Kajian tentang “Belajar Menjadi Hamba yang Bersyukur“, Ustadz Maududi Abdullah, Lc حفظه الله., mengajak kita untuk merenung pada puluhan ayat Al-Quran yang dengan tegas menyatakan bahwa segala yang ada di langit dan bumi adalah milik Allah.
Al-Quran merupakan petunjuk bagi orang-orang yang bertakwa, seringkali kita terjebak dalam membaca ayat-ayat tersebut untuk orang lain, tanpa menyadari bahwa pesan itu seharusnya lebih dulu menjadi pengingat bagi diri kita sendiri.
Kita diajak untuk tidak hanya melihat dan mengoreksi orang lain, tetapi lebih dahulu mengintrospeksi diri. Dahulukan diri kita sendiri sebelum mengarahkan kata-kata nasehat kepada orang lain. Islam mengajarkan kita untuk tunduk dan taat kepada perintah Allah dan Rasulullah. Sebab, jika segala milik Allah, wajar jika kita diatur-Nya, dan wajar pula jika kita bersikap patuh.

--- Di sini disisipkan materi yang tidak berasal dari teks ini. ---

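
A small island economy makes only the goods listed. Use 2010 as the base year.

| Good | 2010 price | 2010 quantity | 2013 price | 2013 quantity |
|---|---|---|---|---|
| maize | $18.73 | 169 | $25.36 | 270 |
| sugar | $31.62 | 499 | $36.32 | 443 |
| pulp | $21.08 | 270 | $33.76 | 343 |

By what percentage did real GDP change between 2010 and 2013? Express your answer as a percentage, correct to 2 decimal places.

Real GDP 2010 = Nominal GDP 2010 = 18.73·169 + 31.62·499 + 21.08·270 = 24635.35.
Real GDP 2013 (at 2010 prices) = 18.73·270 + 31.62·443 + 21.08·343 = 26295.20.
Real growth = 26295.20/24635.35 − 1 = 0.0674.

6.74%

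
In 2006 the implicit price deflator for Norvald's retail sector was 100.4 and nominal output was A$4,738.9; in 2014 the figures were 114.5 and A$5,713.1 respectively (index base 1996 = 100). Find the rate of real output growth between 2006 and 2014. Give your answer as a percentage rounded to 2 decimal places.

5.71%

Deflate each year: 2006 → 4738.9/1.004 = 4720.02; 2014 → 5713.1/1.145 = 4989.61.
So real output changed by 4989.61/4720.02 − 1 = 0.0571, i.e. 5.71%.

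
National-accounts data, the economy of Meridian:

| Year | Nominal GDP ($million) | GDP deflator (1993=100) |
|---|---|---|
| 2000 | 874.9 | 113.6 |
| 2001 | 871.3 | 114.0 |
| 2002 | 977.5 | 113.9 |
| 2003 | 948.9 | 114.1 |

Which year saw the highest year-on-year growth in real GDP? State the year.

2002

2001: real = 871.3/1.140 = 764.30; growth vs 2000 (770.16) = -0.76%.
2002: real = 977.5/1.139 = 858.21; growth vs 2001 (764.30) = 12.29%.
2003: real = 948.9/1.141 = 831.64; growth vs 2002 (858.21) = -3.10%.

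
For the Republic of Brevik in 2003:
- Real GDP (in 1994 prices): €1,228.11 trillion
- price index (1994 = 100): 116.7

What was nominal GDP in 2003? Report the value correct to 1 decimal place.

€1,433.2 trillion

Nominal GDP = Real × (price index/100) = 1228.11 × 1.167 = 1433.20.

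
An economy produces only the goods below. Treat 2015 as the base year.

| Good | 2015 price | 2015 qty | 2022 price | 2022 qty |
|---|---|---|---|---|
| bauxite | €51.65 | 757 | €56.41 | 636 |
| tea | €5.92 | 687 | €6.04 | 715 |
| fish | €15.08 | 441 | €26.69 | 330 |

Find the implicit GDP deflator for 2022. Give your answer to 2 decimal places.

Nominal GDP 2022 = 56.41·636 + 6.04·715 + 26.69·330 = 49003.06.
Real GDP 2022 (at 2015 prices) = 51.65·636 + 5.92·715 + 15.08·330 = 42058.60.
Deflator = Nominal/Real × 100 = 49003.06/42058.60 × 100 = 116.511.

116.51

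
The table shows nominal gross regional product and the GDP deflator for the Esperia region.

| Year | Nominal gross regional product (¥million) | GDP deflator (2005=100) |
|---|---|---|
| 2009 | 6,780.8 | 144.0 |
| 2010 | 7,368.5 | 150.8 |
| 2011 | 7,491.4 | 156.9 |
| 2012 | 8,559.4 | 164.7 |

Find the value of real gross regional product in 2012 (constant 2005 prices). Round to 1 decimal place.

¥5,197.0 million

Real gross regional product 2012 = 8559.4 / 1.647 = 5196.96.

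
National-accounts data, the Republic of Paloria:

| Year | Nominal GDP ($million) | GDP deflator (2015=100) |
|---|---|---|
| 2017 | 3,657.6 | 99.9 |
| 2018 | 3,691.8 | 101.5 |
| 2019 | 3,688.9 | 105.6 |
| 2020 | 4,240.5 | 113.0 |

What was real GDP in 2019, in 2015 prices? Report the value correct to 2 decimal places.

$3,493.28 million

Real GDP 2019 = 3688.9 / 1.056 = 3493.28.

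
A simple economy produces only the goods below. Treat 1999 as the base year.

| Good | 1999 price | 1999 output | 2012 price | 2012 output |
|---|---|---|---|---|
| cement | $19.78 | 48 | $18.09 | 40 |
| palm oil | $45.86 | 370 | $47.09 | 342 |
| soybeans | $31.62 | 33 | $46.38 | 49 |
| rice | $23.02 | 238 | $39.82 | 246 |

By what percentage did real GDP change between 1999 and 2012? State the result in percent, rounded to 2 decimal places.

Real GDP 1999 = Nominal GDP 1999 = 19.78·48 + 45.86·370 + 31.62·33 + 23.02·238 = 24439.86.
Real GDP 2012 (at 1999 prices) = 19.78·40 + 45.86·342 + 31.62·49 + 23.02·246 = 23687.62.
Real growth = 23687.62/24439.86 − 1 = -0.0308.

-3.08%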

Ustadz Maududi memberikan perumpamaan yang sangat tepat ketika ia mengibaratkan hubungan kita dengan segala yang dimiliki di dunia ini sebagai titipan, Misal si A yang meminjamkan mobil kepada si B. Jika si A memberikan kepercayaan kepada si B untuk menggunakan mobilnya, ia berpesan agar mobil tersebut digunakan untuk hal-hal yang bermanfaat, seperti pergi ke kajian atau berkumpul bersama keluarga. Pesan ini muncul dari niat baik si A untuk menjaga kebaikan dan keberkahan.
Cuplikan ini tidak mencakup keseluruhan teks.